それから、妹に、今まであったことを話した。雪山で遭難したこと、3人が助けてくれたこと、ゲイルが国王だということ、何もかも話した。


「へー、そうだったんだぁ、じゃあここが春?」


「そうだよ」


「本当に!綺麗な花がたくさん! お母さんに持っていこ!」


はしゃぎ始める妹を見て少し、涙が零れた。


「それじゃあ、ロナウド君」


改まって、ルーズが私の目を見る。


「これは、夏の国の王、トタイラン17世からの手紙だ。君が置いてくれるかい? あの戦いに、秋はただ傍観していただけなんだ。
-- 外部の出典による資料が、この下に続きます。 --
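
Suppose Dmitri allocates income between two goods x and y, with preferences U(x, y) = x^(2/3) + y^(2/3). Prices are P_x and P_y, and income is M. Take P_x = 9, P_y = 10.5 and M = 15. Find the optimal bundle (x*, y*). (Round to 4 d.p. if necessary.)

x* = 0.9608, y* = 0.605

From the CES first-order condition, (y/x)^(1/3) = P_x/P_y.
Hence y/x = (P_x/P_y)^(1/(1/3)), i.e. raised to the 3 power.
With the ratio pinned down, the budget gives x* = M/(P_x + P_y·(y/x)) and y* = (y/x)·x*.
Numerically y/x = 0.629738, so x* = 15/(9 + 10.5·0.629738) = 0.9608 and y* = 0.629738·0.9608 = 0.605.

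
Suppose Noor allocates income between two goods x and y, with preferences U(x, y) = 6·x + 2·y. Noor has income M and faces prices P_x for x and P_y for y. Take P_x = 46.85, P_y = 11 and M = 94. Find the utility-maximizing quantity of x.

Perfect substitutes: compare marginal utility per dollar. 6/P_x vs 2/P_y → 0.1281 vs 0.1818.
y gives more utility per dollar, so spend all income on y: y* = M/P_y, x* = 0.
Numerically: x* = 0, y* = 8.5455.

x* = 0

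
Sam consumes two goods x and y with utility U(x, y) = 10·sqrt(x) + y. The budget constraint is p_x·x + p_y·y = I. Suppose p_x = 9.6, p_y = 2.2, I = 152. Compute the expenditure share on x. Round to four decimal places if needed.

Set MRS = p_x/p_y: 5·x^(−1/2) = p_x/p_y.
Solve: √x = 5·p_y/p_x, so x*(p_x,p_y) = (5·p_y/p_x)², and y* = (I − p_x·x*)/p_y.
Plugging in: x* = (5·2.2/9.6)² = 1.3129, y* = 63.3617.
Expenditure on x: 9.6·1.3129 = 12.6042; share = 0.0829.

share on x = 0.0829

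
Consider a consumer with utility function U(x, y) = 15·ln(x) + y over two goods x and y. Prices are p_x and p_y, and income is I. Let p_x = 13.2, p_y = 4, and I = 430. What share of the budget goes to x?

share on x = 0.1395

So x*(p_x,p_y) = 15·p_y/p_x, independent of income; and y* = (I − 15·p_y)/p_y.
At the given prices: x* = 15·4/13.2 = 4.5455, and y* = 92.5.
Expenditure on x: 13.2·4.5455 = 60; share = 0.1395.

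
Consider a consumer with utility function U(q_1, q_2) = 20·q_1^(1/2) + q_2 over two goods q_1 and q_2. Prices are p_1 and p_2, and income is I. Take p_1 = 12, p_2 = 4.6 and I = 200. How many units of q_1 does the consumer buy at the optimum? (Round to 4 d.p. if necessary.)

Utility is quasi-linear in q_2; the FOC for q_1 is 10/√q_1 = p_1/p_2.
Thus q_1* = (10·p_2/p_1)² — independent of I — with the rest of income spent on q_2.
Plugging in: q_1* = (10·4.6/12)² = 14.6944.

q_1* = 14.6944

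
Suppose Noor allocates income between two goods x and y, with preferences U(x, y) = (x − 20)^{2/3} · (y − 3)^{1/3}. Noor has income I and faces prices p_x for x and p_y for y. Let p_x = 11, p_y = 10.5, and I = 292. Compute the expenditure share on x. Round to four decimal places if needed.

share on x = 0.8459

After buying the subsistence bundle (20, 3), a share 2/3 of the remaining income goes to x: x* = 20 + 2/3·(I − 20p_x − 3p_y)/p_x.
Discretionary income = 292 − 20·11 − 3·10.5 = 40.5; x* = 20 + 2/3·40.5/11 = 22.4545; y* = 3 + 1/3·40.5/10.5 = 4.2857.
Expenditure on x: 11·22.4545 = 247; share = 0.8459.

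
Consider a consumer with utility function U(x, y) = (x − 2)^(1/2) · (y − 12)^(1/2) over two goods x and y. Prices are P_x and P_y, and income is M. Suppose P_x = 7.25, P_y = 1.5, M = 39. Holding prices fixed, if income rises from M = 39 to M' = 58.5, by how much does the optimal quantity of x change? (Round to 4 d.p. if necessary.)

Δx* = 1.3448

Let x' = x−2, y' = y−12. MRS = y'/x' = P_x/P_y.
After buying the subsistence bundle (2, 12), a share 0.5 of the remaining income goes to x: x* = 2 + 0.5·(M − 2P_x − 12P_y)/P_x.
Discretionary income = 39 − 2·7.25 − 12·1.5 = 6.5; x* = 2 + 0.5·6.5/7.25 = 2.4483.
At M' = 58.5: x* = 3.7931. Change: 3.7931 − 2.4483 = 1.3448.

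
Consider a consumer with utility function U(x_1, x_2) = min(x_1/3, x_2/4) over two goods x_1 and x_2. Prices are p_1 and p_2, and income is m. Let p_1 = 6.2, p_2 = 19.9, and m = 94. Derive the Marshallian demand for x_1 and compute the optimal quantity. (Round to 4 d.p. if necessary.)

x_1* = 2.8717

Leontief preferences: the optimum is at the kink where x_1/3 = x_2/4, i.e. x_2 = (4/3)·x_1.
Budget: p_1·x_1 + p_2·(4/3)·x_1 = m, so (3·p_1 + 4·p_2)·x_1 = 3·m.
Demand: x_1*(p_1,p_2,m) = 3·m/(3·p_1 + 4·p_2), x_2* = 4·m/(3·p_1 + 4·p_2).
Here 3·6.2 + 4·19.9 = 98.2, giving x_1* = 2.8717.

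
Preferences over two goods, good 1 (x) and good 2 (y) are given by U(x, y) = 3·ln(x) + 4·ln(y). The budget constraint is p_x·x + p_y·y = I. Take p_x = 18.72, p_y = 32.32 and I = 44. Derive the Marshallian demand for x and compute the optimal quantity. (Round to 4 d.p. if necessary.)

Tangency: MRS = (3/4)·y/x = p_x/p_y.
Rearranging, p_y·y = (4/3)·p_x·x. Substituting into the budget gives p_x·x·(1 + (4/3)) = I.
Demand: x*(p_x,p_y,I) = 3/7·I/p_x and y* = 4/7·I/p_y.
At p_x=18.72, p_y=32.32, I=44: x* = 3/7·44/18.72 = 1.0073.

x* = 1.0073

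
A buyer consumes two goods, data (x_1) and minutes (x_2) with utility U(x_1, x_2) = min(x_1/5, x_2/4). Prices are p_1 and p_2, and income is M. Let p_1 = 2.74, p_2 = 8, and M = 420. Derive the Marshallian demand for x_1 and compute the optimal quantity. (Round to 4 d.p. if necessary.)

Here 5·2.74 + 4·8 = 45.7, giving x_1* = 45.9519.

x_1* = 45.9519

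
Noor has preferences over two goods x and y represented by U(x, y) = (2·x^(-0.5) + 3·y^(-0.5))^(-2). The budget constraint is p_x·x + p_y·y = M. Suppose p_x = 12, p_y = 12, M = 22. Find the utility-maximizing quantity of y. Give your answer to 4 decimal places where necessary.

MU_x ∝ 2·x^(-1.5), MU_y ∝ 3·y^(-1.5), so MRS = (2/3)·(y/x)^(1.5) = p_x/p_y.
Hence y/x = ((3/2)·p_x/p_y)^(1/(1.5)), i.e. raised to the 2/3 power.
With the ratio pinned down, the budget gives x* = M/(p_x + p_y·(y/x)) and y* = (y/x)·x*.
Numerically y/x = 1.310371, so x* = 22/(12 + 12·1.310371) = 0.7935 and y* = 1.310371·0.7935 = 1.0398.

y* = 1.0398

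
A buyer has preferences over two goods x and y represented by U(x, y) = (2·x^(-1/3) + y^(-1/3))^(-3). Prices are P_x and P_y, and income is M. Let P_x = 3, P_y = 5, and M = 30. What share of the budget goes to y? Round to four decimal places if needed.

Substitute y = (y/x)·x into the budget: x* = M/(P_x + P_y·(y/x)).
Numerically y/x = 0.40536, so x* = 30/(3 + 5·0.40536) = 5.968 and y* = 0.40536·5.968 = 2.4192.
Expenditure on y: 5·2.4192 = 12.096; share = 0.4032.

share on y = 0.4032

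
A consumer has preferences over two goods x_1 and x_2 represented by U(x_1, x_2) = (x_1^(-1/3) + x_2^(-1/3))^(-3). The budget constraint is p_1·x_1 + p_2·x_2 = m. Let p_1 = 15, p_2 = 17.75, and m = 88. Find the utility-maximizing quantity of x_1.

Substitute x_2 = (x_2/x_1)·x_1 into the budget: x_1* = m/(p_1 + p_2·(x_2/x_1)).
Numerically x_2/x_1 = 0.881393, so x_1* = 88/(15 + 17.75·0.881393) = 2.8716.

x_1* = 2.8716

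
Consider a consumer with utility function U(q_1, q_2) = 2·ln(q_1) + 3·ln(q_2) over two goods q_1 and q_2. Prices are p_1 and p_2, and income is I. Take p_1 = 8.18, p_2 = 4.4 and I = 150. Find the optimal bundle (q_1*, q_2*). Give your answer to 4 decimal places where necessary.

MU_q_1/MU_q_2 = (2·q_2)/(3·q_1); tangency sets this equal to p_1/p_2.
Rearranging, p_2·q_2 = (3/2)·p_1·q_1. Substituting into the budget gives p_1·q_1·(1 + (3/2)) = I.
Demand: q_1*(p_1,p_2,I) = 0.4·I/p_1 and q_2* = 0.6·I/p_2.
At p_1=8.18, p_2=4.4, I=150: q_1* = 0.4·150/8.18 = 7.335, q_2* = 20.4545.

q_1* = 7.335, q_2* = 20.4545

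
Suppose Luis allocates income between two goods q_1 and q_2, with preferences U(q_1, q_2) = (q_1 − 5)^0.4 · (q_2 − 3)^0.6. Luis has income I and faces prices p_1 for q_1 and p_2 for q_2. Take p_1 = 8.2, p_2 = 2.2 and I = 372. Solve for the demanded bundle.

Let q_1' = q_1−5, q_2' = q_2−3. MRS = (2/3)·q_2'/q_1' = p_1/p_2.
After buying the subsistence bundle (5, 3), a share 0.4 of the remaining income goes to q_1: q_1* = 5 + 0.4·(I − 5p_1 − 3p_2)/p_1.
Discretionary income = 372 − 5·8.2 − 3·2.2 = 324.4; q_1* = 5 + 0.4·324.4/8.2 = 20.8244; q_2* = 3 + 0.6·324.4/2.2 = 91.4727.

q_1* = 20.8244, q_2* = 91.4727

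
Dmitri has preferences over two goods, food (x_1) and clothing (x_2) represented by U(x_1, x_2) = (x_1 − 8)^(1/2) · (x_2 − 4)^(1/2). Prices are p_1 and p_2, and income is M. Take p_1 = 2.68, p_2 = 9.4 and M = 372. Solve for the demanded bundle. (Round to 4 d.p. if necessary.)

This is Cobb-Douglas in (x_1−8, x_2−4): tangency gives 0.5·p_2·(x_2−4) = 0.5·p_1·(x_1−8).
Substituting into the budget: x_1* = 8 + 0.5·(M − 8·p_1 − 4·p_2)/p_1, and x_2* = 4 + 0.5·(…)/p_2.
Discretionary income = 372 − 8·2.68 − 4·9.4 = 312.96; x_1* = 8 + 0.5·312.96/2.68 = 66.3881; x_2* = 4 + 0.5·312.96/9.4 = 20.6468.

x_1* = 66.3881, x_2* = 20.6468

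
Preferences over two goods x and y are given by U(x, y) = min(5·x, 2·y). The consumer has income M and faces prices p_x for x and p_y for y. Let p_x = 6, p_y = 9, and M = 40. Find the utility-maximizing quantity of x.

Leontief preferences: the optimum is at the kink where x/2 = y/5, i.e. y = (5/2)·x.
Budget: p_x·x + p_y·(5/2)·x = M, so (2·p_x + 5·p_y)·x = 2·M.
Demand: x*(p_x,p_y,M) = 2·M/(2·p_x + 5·p_y), y* = 5·M/(2·p_x + 5·p_y).
Here 2·6 + 5·9 = 57, giving x* = 1.4035.

x* = 1.4035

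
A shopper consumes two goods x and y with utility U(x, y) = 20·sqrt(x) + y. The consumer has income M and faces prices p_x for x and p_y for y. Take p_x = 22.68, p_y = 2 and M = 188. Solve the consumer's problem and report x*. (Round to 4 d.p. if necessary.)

x* = 0.7776

Utility is quasi-linear in y; the FOC for x is 10/√x = p_x/p_y.
Thus x* = (10·p_y/p_x)² — independent of M — with the rest of income spent on y.
Plugging in: x* = (10·2/22.68)² = 0.7776.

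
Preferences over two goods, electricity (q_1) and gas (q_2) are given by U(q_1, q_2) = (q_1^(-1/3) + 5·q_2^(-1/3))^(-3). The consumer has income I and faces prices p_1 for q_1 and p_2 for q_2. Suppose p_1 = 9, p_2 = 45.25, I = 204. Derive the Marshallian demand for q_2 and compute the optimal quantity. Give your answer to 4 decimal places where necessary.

q_2* = 3.7578

From the CES first-order condition, (1/5)·(q_2/q_1)^(4/3) = p_1/p_2.
Solve for the ratio: q_2/q_1 = [5·p_1/p_2]^(0.75).
Substitute q_2 = (q_2/q_1)·q_1 into the budget: q_1* = I/(p_1 + p_2·(q_2/q_1)).
Numerically q_2/q_1 = 0.995853, so q_1* = 204/(9 + 45.25·0.995853) = 3.7734 and q_2* = 0.995853·3.7734 = 3.7578.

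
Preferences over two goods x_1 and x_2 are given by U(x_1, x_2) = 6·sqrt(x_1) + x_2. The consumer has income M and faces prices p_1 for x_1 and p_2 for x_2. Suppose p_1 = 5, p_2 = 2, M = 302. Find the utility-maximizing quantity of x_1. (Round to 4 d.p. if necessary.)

Plugging in: x_1* = (3·2/5)² = 1.44.

x_1* = 1.44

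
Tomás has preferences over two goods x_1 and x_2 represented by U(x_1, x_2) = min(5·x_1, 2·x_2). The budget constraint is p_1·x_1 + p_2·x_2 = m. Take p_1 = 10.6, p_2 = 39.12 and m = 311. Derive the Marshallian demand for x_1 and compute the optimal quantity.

Leontief preferences: the optimum is at the kink where x_1/2 = x_2/5, i.e. x_2 = (5/2)·x_1.
Budget: p_1·x_1 + p_2·(5/2)·x_1 = m, so (2·p_1 + 5·p_2)·x_1 = 2·m.
Demand: x_1*(p_1,p_2,m) = 2·m/(2·p_1 + 5·p_2), x_2* = 5·m/(2·p_1 + 5·p_2).
Here 2·10.6 + 5·39.12 = 216.8, giving x_1* = 2.869.

x_1* = 2.869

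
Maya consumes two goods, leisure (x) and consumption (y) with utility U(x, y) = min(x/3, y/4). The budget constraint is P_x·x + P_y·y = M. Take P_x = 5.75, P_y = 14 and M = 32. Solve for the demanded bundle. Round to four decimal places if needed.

x* = 1.3106, y* = 1.7474

Leontief preferences: the optimum is at the kink where x/3 = y/4, i.e. y = (4/3)·x.
Budget: P_x·x + P_y·(4/3)·x = M, so (3·P_x + 4·P_y)·x = 3·M.
Demand: x*(P_x,P_y,M) = 3·M/(3·P_x + 4·P_y), y* = 4·M/(3·P_x + 4·P_y).
Here 3·5.75 + 4·14 = 73.25, giving x* = 1.3106 and y* = 1.7474.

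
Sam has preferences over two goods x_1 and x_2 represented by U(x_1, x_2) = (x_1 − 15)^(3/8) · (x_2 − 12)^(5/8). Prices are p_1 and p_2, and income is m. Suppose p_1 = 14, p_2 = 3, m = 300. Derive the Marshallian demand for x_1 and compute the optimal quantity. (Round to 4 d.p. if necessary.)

x_1* = 16.4464

Discretionary income = 300 − 15·14 − 12·3 = 54; x_1* = 15 + 0.375·54/14 = 16.4464.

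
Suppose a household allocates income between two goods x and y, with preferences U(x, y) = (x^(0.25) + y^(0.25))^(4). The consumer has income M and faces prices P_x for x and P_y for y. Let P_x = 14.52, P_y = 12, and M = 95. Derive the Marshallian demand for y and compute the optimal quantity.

MU_x ∝ x^(-0.75), MU_y ∝ y^(-0.75), so MRS = (y/x)^(0.75) = P_x/P_y.
Solve for the ratio: y/x = [P_x/P_y]^(4/3).
With the ratio pinned down, the budget gives x* = M/(P_x + P_y·(y/x)) and y* = (y/x)·x*.
Numerically y/x = 1.289379, so x* = 95/(14.52 + 12·1.289379) = 3.1675 and y* = 1.289379·3.1675 = 4.084.

y* = 4.084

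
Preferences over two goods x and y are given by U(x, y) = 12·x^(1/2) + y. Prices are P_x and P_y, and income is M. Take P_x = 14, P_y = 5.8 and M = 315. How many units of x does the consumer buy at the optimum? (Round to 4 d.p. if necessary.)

x* = 6.1788

Utility is quasi-linear in y; the FOC for x is 6/√x = P_x/P_y.
Thus x* = (6·P_y/P_x)² — independent of M — with the rest of income spent on y.
Plugging in: x* = (6·5.8/14)² = 6.1788.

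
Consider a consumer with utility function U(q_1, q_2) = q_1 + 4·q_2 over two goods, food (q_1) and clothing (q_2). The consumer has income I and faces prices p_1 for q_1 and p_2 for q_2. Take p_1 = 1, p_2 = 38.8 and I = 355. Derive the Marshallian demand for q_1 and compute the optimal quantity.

q_1* = 355

Perfect substitutes: compare marginal utility per dollar. 1/p_1 vs 4/p_2 → 1 vs 0.1031.
q_1 gives more utility per dollar, so spend all income on q_1: q_1* = I/p_1, q_2* = 0.
Numerically: q_1* = 355, q_2* = 0.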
そんな奴が代表しても意味はないしね」


「それは違うんじゃない?」


と、さっきまで花畑で走り回っていた妹が、割って入ってきた。


「だって、秋の人も、春の国を助けたいって人はいたんでしょ? じゃあその気持ちも込めて、王様にあげたらいいんじゃない?」


「でも、そんな人が居たか分からないよ?」


そう言うルーズを見て、妹は鼻で笑った。


「何言ってるのよ、貴方じゃない。ルーズがそう思ってるじゃない」


「あ」


と言ったかと思えば、ルーズが突然笑いだした。


「どうしよ、私何か変なこと言った?」


「さ、さあ」


ルーズは笑い転げている。


「ごめんごめん」


いつまでそうしていたのかはわからないが、長い時間、ルーズは笑っていた。


「そうか、俺は秋の国の人だもんな、うんうん」


何かを納得したのか、国王の手紙をそっと石像へと置いた。


「帰ろうか、2人を待たせちゃ悪い」


「待たせたのはルーズでしょ」


と2人で突っ込んだ。あまりにも正確なタイミングで突っ込んだから、私と妹は顔を見合わせて笑った。


「そう言えば、この花ってなんて名前なの? ルーズ」


妹の手には、あの花畑にあった花が1輪握りしめられていた。


「ああ、これか。これはバラの花だよ。それもまだらのね」


「まだらって珍しいの?」


「夏の国では咲かないね」


「へぇ! じゃあ花言葉とかも違っていたりするんじゃない? 私も花言葉の勉強したいわ! 教えて!」


「もちろん、花言葉は──」


そこで唐突にルーズが立ち止まった。


そして、ポロポロと涙を零し始めた。


「大丈夫?!」


2人で駆け寄る。


「大丈夫、感動しちゃってね、花言葉はね」


息を整えてルーズは言う。


「『あなたを忘れない』だ」


「……素敵だね」


私の声は空高く吸い込まれて言った。